A large portion of engineering calculations overall requires something like three significant digits of precision; the problem is that these digits need to be accurate, i.e. we need a good error estimate, consistent with that precision. Most numerical algorithms do not provide such estimates, and so we've fallen into a cargo cult of excess precision, hoping that it will save us from the accuracy loss in the calculation. It often works, but occasionally fails, and we have no idea which one happened.

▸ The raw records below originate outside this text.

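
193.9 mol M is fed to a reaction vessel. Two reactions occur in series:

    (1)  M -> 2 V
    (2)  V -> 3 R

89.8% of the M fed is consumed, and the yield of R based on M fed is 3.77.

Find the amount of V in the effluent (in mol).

105 mol

Conversion of M: M consumed = 1ξ₁ = 0.898 × 193.9 → ξ₁ = 174.1 mol.
Yield of R: 3ξ₂ / 193.9 = 3.77 → ξ₂ = 243.7 mol.
Outlet amounts (n = n₀ + Σ ν·ξ):
  M: 193.9 − 1(174.1) = 19.78
  V: 0 + 2(174.1) − 1(243.7) = 104.6
  R: 0 + 3(243.7) = 731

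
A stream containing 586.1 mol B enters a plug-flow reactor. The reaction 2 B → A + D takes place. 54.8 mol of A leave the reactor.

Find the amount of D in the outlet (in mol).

54.8 mol

For A: n = n₀ + 1ξ → 54.8 = 0 + 1ξ, giving ξ = 54.8 mol.
Outlet amounts (n = n₀ + ν ξ):
  B: 586.1 − 2(54.8) = 476.5
  A: 0 + 1(54.8) = 54.8
  D: 0 + 1(54.8) = 54.8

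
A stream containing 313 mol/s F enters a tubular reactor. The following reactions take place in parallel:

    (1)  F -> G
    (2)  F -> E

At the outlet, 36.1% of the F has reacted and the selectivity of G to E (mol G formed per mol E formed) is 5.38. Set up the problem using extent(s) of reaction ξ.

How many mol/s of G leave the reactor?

Conversion of F: F consumed = 0.361 × 313 = 113 mol/s = 1ξ₁ + 1ξ₂.
Selectivity: 1ξ₁ / (1ξ₂) = 5.38 → ξ₁ = 5.38 ξ₂.
Substitute: (1·5.38 + 1) ξ₂ = 113 → ξ₂ = 17.71 mol/s, ξ₁ = 95.28 mol/s.
Outlet amounts (n = n₀ + Σ ν·ξ):
  F: 313 − 1(95.28) − 1(17.71) = 200
  G: 0 + 1(95.28) = 95.28
  E: 0 + 1(17.71) = 17.71

95.3 mol/s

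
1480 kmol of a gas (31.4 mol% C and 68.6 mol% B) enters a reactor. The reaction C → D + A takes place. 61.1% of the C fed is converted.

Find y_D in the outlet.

0.161

C reacted = 0.611 × 464.7 = 283.9 kmol; ν_C = −1, so ξ = 283.9/1 = 283.9 kmol.
Outlet amounts (n = n₀ + ν ξ):
  C: 464.7 − 1(283.9) = 180.8
  D: 0 + 1(283.9) = 283.9
  A: 0 + 1(283.9) = 283.9
  B: 1015 (inert)
Total out = 1764 kmol; y_D = 283.9 / 1764 = 0.161.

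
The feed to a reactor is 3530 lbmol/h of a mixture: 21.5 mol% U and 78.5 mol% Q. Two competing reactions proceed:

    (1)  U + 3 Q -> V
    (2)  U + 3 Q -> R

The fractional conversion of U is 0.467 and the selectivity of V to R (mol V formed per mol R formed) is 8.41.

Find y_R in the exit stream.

0.0153

Conversion of U: U consumed = 0.467 × 759 = 354.4 lbmol/h = 1ξ₁ + 1ξ₂.
Selectivity: 1ξ₁ / (1ξ₂) = 8.41 → ξ₁ = 8.41 ξ₂.
Substitute: (1·8.41 + 1) ξ₂ = 354.4 → ξ₂ = 37.67 lbmol/h, ξ₁ = 316.8 lbmol/h.
Outlet amounts (n = n₀ + Σ ν·ξ):
  U: 759 − 1(316.8) − 1(37.67) = 404.5
  Q: 2771 − 3(316.8) − 3(37.67) = 1708
  V: 0 + 1(316.8) = 316.8
  R: 0 + 1(37.67) = 37.67
Total out = 2467 lbmol/h; y_R = 37.67 / 2467 = 0.01527.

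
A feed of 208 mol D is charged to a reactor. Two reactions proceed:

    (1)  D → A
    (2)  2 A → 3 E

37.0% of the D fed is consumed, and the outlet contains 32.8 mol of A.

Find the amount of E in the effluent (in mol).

66.2 mol

Conversion of D: D consumed = 1ξ₁ = 0.37 × 208 → ξ₁ = 76.96 mol.
A balance: n_A = 0 + 1ξ₁ − 2ξ₂ = 32.8 → ξ₂ = (1·76.96 − 32.8)/2 = 22.08 mol.
Outlet amounts (n = n₀ + Σ ν·ξ):
  D: 208 − 1(76.96) = 131
  A: 0 + 1(76.96) − 2(22.08) = 32.8
  E: 0 + 3(22.08) = 66.24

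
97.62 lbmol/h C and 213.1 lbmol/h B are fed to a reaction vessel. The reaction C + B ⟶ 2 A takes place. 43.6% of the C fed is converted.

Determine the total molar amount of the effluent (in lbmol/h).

311 lbmol/h

C reacted = 0.436 × 97.62 = 42.56 lbmol/h; ν_C = −1, so ξ = 42.56/1 = 42.56 lbmol/h.
Outlet amounts (n = n₀ + ν ξ):
  C: 97.62 − 1(42.56) = 55.06
  B: 213.1 − 1(42.56) = 170.5
  A: 0 + 2(42.56) = 85.12
Total out = 55.06 + 170.5 + 85.12 = 310.7 lbmol/h.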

I have a simple example of that: a polynomial rp(x,y):=1335/4y^6+x^2(11x^2y^2-y^6+(-121)y^4-2)+11/2y^8+x/(2*y) that evaluates to about 1.1726 in both single and double precision, but whose real value is -0.827....

So, the bottom line is that I'd gladly trade off precision for better accuracy guarantees---but it turns out that's surprisingly hard in general case.

Sorry--forgot to specify the values for the polynomial: 77617 and 33096. In Maxima, the effects of precision can be simulated thus:

  for fpprec:10 step 5 thru 50 do print (rp(77617.0b0, 33096.0b0));
1.17260394b0 1.17260394005318b0 1.8014398509481985173b16 1.172603940053178631858835b0 1.17260394005317863185883490452b0 1.1726039400531786318588349045201837b0 -8.27396059946821368141165095479816291999b-1 -8.27396059946821368141165095479816291999033116b-1 -8.2739605994682136814116509547981629199903311578439b-1

google will find you more info about Rump's polynomial..

Numbers of that magnitude combined with sixth and eighth powers should get you thinking 'hey, something's fishy here'.

Also, here's a good reference: http://epubs.siam.org/doi/book/10.1137/1.9780898718027

And I'm too headachey to bother trying, but I wonder what happens if you ignore that x/2y part and put the rest of the thing into Horner's form.

(comment deleted)
Accuracy estimation is a fundamental part of numerical analysis and has been since day one.